The employee, who was not identified in court documents, then provided Ticketmaster executives with internal and confidential financial documents that he had withheld from his previous employer. The employee was subsequently promoted to director of customer relations and received a raise. It was Songkick, who in 2017 filed a lawsuit accusing Ticketmaster of hacking into its database. A few months later, Songkick closed. The charges against Ticketmaster come 26 months after Zeeshan Zaidi, former head of Ticketmaster’s artist services division pleaded guilty in a related case of conspiring to hack into the rival company and participate in cable fraud. to Zaidi and another Ticketmaster employee.

“When employees leave one company and enter another, it is illegal for them to take proprietary information with them,” FBI Deputy Director William Sweeney Jr. said in a statement. “Ticketmaster used the information stolen to gain an advantage over your competition, and then promoted to employees who broke the law. “

In addition to providing login credentials, the former employee also showed Ticketmaster managers how to exploit a flaw in the URL generation scheme that the rival was using for unpublished ticketing web pages. To prevent them from outsiders accessed the pages before they were made public, each had The former employee told his new employer that the values ​​were generated sequentially, and outsiders could use this information to view the artist’s pages while they were still in the early draft stages

In early 2015, Ticketmaster assigned one of its employees to learn about this system and use it to maintain a spreadsheet that lists all the ticketing web pages that can be located.
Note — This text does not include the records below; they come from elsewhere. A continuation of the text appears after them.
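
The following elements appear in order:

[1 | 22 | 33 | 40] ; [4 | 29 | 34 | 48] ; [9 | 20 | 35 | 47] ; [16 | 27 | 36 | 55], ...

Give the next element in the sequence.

[25 | 18 | 37 | 54]

First slot goes 1, 4, 9, 16 → 25 (perfect squares: 1², 2², 3², …).
Second slot: 22, 29, 20, 27 → 18 (alternating steps +7, −9, +7, −9, …).
Third slot goes 33, 34, 35, 36 → 37 (+1 each step).
Fourth slot: 40, 48, 47, 55 → 54 (alternating steps +8, −1, +8, −1, …).
Putting it together: [25 | 18 | 37 | 54].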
Ticketmaster would identify customers of the rival company and “would try to dissuade them from selling tickets through the victim company,” federal prosecutors said. Zaidi, prosecutors said, “We shouldn’t point out to anyone that we have this view of the [victim company’s] activities.” Maintain Ethics A program to prevent and detect future hacker attacks and unlawful collection of confidential information from competitors. Live Nation representatives did not respond to a message asking for a comment for this post.